Si l'on en croit la célèbre distinction entre modèle américain et modèle européen de justice constitutionnelle(8) , la différence essentielle entre les deux tient au fait que le contrôle de constitutionnalité est concret dans le premier cas, et abstrait dans le second(9) . Mais chercher là une des explications de la distinction entre un juge très « politique » et un autre qui ne le serait pas est une démarche qui heurte, précisément, les analyses tirées de la théorie du droit américaine contemporaine. Car en effet, cette dernière admet très généralement l'idée inverse, selon laquelle le contrôle abstrait de constitutionnalité favorise l'hypothèse dans laquelle le juge est amené à jouer un rôle politique(10) . Autrement dit, on considère volontiers en France la Cour Suprême américaine comme « plus politique » que le Conseil constitutionnel et ce, alors même qu'une des différences essentielles entre les deux « juges » – à savoir le fait que l'un exerce un contrôle concret et l'autre un contrôle abstrait – militerait, en termes théoriques, plutôt en sens inverse.
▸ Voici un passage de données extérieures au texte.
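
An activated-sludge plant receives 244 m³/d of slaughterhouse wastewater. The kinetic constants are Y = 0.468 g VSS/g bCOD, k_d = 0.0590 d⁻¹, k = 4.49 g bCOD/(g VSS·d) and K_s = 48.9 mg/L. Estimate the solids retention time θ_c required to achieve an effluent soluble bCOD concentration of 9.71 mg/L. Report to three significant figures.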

Plus encore, les cadres d'analyse fournis par la théorie du droit américaine contemporaine mènent assez naturellement à la conclusion selon laquelle le Conseil constitutionnel français serait un acteur éminemment politique. Considérons la manière même dont est aujourd'hui le plus souvent racontée l'histoire du Conseil constitutionnel en France ; elle ressemble, en version ramassée, à ceci : « organe régulateur de l'activité des pouvoirs publics », le Conseil s'est, à compter des années 1970, mué en juridiction(11) , à la faveur notamment de l'affirmation de sa compétence en matière de droits fondamentaux. En d'autres termes, protection des droits et juridictionnalisation sont allés de pair dans l'histoire du contrôle de constitutionnalité à la française. Or précisément, les travaux théoriques auxquels on se réfère ici établissent clairement que la protection – constitutionnelle – des droits est indiscutablement une mission politique et que le seul motif qu'un juge aurait pour compétence de les protéger suffirait à le transformer, en réalité, en acteur politique(12) . Faut-il alors penser que l'oxymore « le Conseil constitutionnel est un acteur politique » serait en fait bien plutôt une tautologie ? C'est une proposition que l'on souhaiterait évaluer à l'aune de quelques-uns des jalons offerts par la perspective des Judicial Politics – perspective dont on retiendra ici deux idées plus particulièrement intéressantes à confronter aux cadres de la pensée constitutionnaliste française. La première, c'est celle selon laquelle une cour [constitutionnelle, par hypothèse ici] « prend des décisions politiques en sortant du champ des critères ‘juridiques' établis et disponibles dans les précédents, les lois, la Constitution »(13). La seconde, c'est que le juge [encore, constitutionnel] n'est pas tant un tiers impartial et extérieur aux conflits qui peuvent opposer les institutions politiques qu'il n'est un acteur lui-même pris en permanence dans le fonctionnement global du régime politique dans lequel il évolue.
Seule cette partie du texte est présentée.